Someone sits down across from me.
“I kind of want to be alone right now,” I say without looking up.
“Oh man, I am so disappointed about that,” says a voice I know, and I look up and wilt. Crap. I totally forgot. “I was really looking forward to meeting the first transgender superhero.”
Kinetiq sits with their arms crossed on the table in front of them and their lips pressed tight. Kinetiq is genderqueer, a nonbinary person who is neither male nor female. They’ve got their long black hair shaved like a horse’s mane, and their Kevlar vest is strapped down tight over a chest binder. Their arms are bare except for a pair of fingerless gloves.
“Oh shit.”
“Hell yeah, ‘oh shit,’” they say.
“I forgot, I’m sorry.” I’d promised them that when I went on The Late Show that I’d mention that I wasn’t the first transgender superhero, as a lot of cis people seem to think I am. I’m just the most famous. In fact, trans people who get superpowers are way more likely to become superheroes than cis people who get powers, because we tend to already be alienated from mainstream society, so the sacrifices of being a hero mean less to us. But my nerves had paralyzed me, and it completely slipped my mind until I was leaving the set.

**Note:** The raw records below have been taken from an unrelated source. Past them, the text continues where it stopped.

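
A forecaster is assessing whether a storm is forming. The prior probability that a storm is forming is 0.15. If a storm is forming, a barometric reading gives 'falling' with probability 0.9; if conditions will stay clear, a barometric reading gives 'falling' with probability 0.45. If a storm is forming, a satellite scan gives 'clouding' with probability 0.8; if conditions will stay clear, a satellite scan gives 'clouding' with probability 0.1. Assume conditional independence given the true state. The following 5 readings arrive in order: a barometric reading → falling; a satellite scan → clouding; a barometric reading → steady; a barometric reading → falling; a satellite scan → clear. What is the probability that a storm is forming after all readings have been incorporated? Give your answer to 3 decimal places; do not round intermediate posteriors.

0.186

Apply Bayes' rule sequentially, carrying P(storm) forward.
After a barometric reading='falling': P(storm) = 0.9·0.1500 / (0.9·0.1500 + 0.45·0.8500) ≈ 0.2609
After a satellite scan='clouding': P(storm) = 0.8·0.2609 / (0.8·0.2609 + 0.1·0.7391) ≈ 0.7385
After a barometric reading='steady': P(storm) = 0.1·0.7385 / (0.1·0.7385 + 0.55·0.2615) ≈ 0.3392
After a barometric reading='falling': P(storm) = 0.9·0.3392 / (0.9·0.3392 + 0.45·0.6608) ≈ 0.5066
After a satellite scan='clear': P(storm) = 0.2·0.5066 / (0.2·0.5066 + 0.9·0.4934) ≈ 0.1858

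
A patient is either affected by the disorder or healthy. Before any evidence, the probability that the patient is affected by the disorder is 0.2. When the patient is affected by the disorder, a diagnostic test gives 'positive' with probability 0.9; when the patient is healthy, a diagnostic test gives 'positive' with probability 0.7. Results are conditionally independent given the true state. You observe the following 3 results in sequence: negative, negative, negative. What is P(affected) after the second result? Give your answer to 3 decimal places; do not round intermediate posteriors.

Apply Bayes' rule sequentially, carrying P(affected) forward.
After 'negative': P(affected) = 0.1·0.2000 / (0.1·0.2000 + 0.3·0.8000) ≈ 0.0769
After 'negative': P(affected) = 0.1·0.0769 / (0.1·0.0769 + 0.3·0.9231) ≈ 0.0270

0.027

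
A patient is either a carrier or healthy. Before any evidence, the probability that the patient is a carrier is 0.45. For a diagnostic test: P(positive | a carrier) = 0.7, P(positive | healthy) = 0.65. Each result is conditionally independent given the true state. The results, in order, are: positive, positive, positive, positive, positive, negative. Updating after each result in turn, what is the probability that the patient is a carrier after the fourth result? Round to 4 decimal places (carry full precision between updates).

0.5239

Each posterior becomes the prior for the next update.
After 'positive': P(carrier) = 0.7·0.4500 / (0.7·0.4500 + 0.65·0.5500) ≈ 0.4684
After 'positive': P(carrier) = 0.7·0.4684 / (0.7·0.4684 + 0.65·0.5316) ≈ 0.4869
After 'positive': P(carrier) = 0.7·0.4869 / (0.7·0.4869 + 0.65·0.5131) ≈ 0.5054
After 'positive': P(carrier) = 0.7·0.5054 / (0.7·0.5054 + 0.65·0.4946) ≈ 0.5239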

“Oh, well then, I guess that’s all okay,” says Kinetiq. “Or, wait. No, it’s not. At all.”
“I’m sorry. Really.”
“I don’t care about your apology, Dreadnought. I care about the oxygen you keep sucking out of the room. We were finally getting somewhere, and then you come in and bigfoot the whole movement!”
“It’s not my fault that the press is interested in me,” I mutter.
“No, but it is your fault that you don’t use your platform to increase visibility for the rest of us!”
“Look, I know I screwed up, but I am really not in the mood for this right now.”
“That’s a real tragedy.” They hold a hand up to their ear. “You hear that? My heart is breaking.”